# Substrate for low tech tank?



## Pmo (Aug 21, 2007)

Hello,

I'm in the process of setting up a 25 gallon low tech tank for my GF. We havent done anything yet besides clean the tank, but we have been shopping around for gravel. Considering the fact that were both low budget university students, what substrate combination can you guys reccommend that can both look good, as well as provide proper nutrients for root feeding plants? We may DIY co2 the tank sometime in the future.

Thanks


----------



## trenac (Jul 16, 2004)

I like using "_pool filter sand_", which is very cheap around $10 for a 50lb bag. Since it does not have any nutrients you can mix a bag of "_Flourite_" with it or put a layer "_Laterite_" down first, then add the sand. Other wise you can us "_root tabs_" underneath your root feeders.


----------



## Pmo (Aug 21, 2007)

i heard that sand is not very accommodating when it comes to plant roots, not sure if thats true, wont pool filter sand compact?

Thanks


----------



## hoppycalif (Apr 7, 2005)

Pool filter sand is coarse sand, made not to leach carbonates into the water. It is fine for an aquarium. If you are feeling a bit daring, get some silt from along a river or lake bank, soak it in water for two weeks, then mix that with the bottom half of the sand substrate and top it with more filter sand. I use such a substrate, only mixed with Soilmaster instead of sand, and it is working great - better than any other substrate I have tried.


----------



## bencozzy (Jun 2, 2006)

i went el' natural with soil master select and peat humus and added a bit of crushed coral to it. i spent under $20.00 and had enough to do several small tanks.

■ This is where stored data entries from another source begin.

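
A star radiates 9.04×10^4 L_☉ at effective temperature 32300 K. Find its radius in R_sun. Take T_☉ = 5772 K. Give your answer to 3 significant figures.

R/R_☉ = √(L/L_☉) / (T/T_☉)² = √(9.04×10^4) / (5.596)²
       = 300.7 / 31.31 = 9.601.

9.60 R_sun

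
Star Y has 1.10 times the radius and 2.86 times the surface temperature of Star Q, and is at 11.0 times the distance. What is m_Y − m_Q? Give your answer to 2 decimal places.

0.44

L_Y/L_Q = (1.10)²(2.86)⁴ = 80.96.
F_Y/F_Q = (L_Y/L_Q)/(d_Y/d_Q)² = 80.96/121.0 = 0.6691.
m_Y − m_Q = −2.5 log₁₀(0.6691) = 0.44.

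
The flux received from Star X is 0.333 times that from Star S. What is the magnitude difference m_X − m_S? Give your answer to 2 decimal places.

1.19

m_X − m_S = −2.5 log₁₀(F_X/F_S) = −2.5 log₁₀(0.333) = −2.5 × (-0.478) = 1.194.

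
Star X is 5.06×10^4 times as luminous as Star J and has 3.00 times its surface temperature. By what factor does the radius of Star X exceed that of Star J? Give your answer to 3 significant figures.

L ∝ R²T⁴ gives R ∝ √L / T², so
R_X/R_J = √(5.06×10^4) / (3.00)² = 224.9 / 9.000 = 24.99.

25.0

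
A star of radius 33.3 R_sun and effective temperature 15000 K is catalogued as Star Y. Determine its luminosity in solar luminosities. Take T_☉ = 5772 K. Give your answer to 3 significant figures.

L/L_☉ = (R/R_☉)² (T/T_☉)⁴ = (33.3)² × (15000/5772)⁴
       = 1109 × (2.599)⁴ = 1109 × 45.61 = 5.058×10^4.

5.06×10^4 solar luminosities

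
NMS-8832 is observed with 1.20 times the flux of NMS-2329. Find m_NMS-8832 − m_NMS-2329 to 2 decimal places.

m_NMS-8832 − m_NMS-2329 = −2.5 log₁₀(F_NMS-8832/F_NMS-2329) = −2.5 log₁₀(1.20) = −2.5 × (0.079) = -0.198.

-0.20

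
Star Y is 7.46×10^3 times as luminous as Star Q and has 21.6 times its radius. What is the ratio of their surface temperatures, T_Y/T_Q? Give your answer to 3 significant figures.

L ∝ R²T⁴ gives T ∝ (L/R²)^(1/4), so
T_Y/T_Q = (7.46×10^3 / 21.6²)^(1/4) = (15.99)^(1/4) = 2.000.

2.00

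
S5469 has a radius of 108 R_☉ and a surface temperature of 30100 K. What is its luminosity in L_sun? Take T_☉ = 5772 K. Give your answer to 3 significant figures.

L/L_☉ = (R/R_☉)² (T/T_☉)⁴ = (108)² × (30100/5772)⁴
       = 1.166×10^4 × (5.215)⁴ = 1.166×10^4 × 739.5 = 8.626×10^6.

8.63×10^6 L_sun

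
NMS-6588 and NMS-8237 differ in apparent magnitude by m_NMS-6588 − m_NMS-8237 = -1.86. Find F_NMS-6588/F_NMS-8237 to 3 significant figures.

F_NMS-6588/F_NMS-8237 = 10^(−(m_NMS-6588 − m_NMS-8237)/2.5) = 10^(1.86/2.5) = 10^0.744 = 5.546.

5.55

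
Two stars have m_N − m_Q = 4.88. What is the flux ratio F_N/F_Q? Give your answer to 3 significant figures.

0.0112

F_N/F_Q = 10^(−(m_N − m_Q)/2.5) = 10^(-4.88/2.5) = 10^-1.952 = 0.01117.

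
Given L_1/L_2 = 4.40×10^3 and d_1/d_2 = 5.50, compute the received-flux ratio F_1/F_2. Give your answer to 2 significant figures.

1.5×10^2

F = L/(4πd²), so F_1/F_2 = (L_1/L_2) / (d_1/d_2)²
= 4.40×10^3 / (5.50)² = 4.40×10^3 / 30.25 = 145.5.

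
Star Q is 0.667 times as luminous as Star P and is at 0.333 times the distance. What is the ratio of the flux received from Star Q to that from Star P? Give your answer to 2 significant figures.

6.0

F = L/(4πd²), so F_Q/F_P = (L_Q/L_P) / (d_Q/d_P)²
= 0.667 / (0.333)² = 0.667 / 0.1109 = 6.015.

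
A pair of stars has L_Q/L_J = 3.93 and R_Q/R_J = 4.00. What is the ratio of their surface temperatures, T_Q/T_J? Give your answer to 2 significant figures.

L ∝ R²T⁴ gives T ∝ (L/R²)^(1/4), so
T_Q/T_J = (3.93 / 4.00²)^(1/4) = (0.2456)^(1/4) = 0.7040.

0.70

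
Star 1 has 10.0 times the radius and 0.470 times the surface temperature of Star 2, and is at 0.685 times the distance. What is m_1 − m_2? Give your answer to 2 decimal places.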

i also have a tank with pool filter sand which i got at meijers for $9 and added seachems flourish tabs to it and the plants are doing great in it as well.

but if you want alot of stem plants or plants that dont have much of a root system it would be easier to plant and do maintance with the pool filter sand, SMS is fairly light.


----------



## hoppycalif (Apr 7, 2005)

SMS is a bit difficult to plant in and keep the stem plants from floating out. But, when I mixed it with river silt that problem went away. I haven't had a single plant float out yet.

Tom Barr did some testing of several substrates with one species of plant to see what the growth differences would be. Just about the best results were with SMS and with SF Bay delta silt. He was testing ADA aquasoil as one of the substrates! These are very preliminary results, with only one plant species and only one set of tests, so the results are only suggestive, at best. But, those results did make me happy I tried SMS plus river silt. I had asked him if he expected that combination to work, before I tried it. He was enthusiastic about it, probably because he already had his test results by then.


----------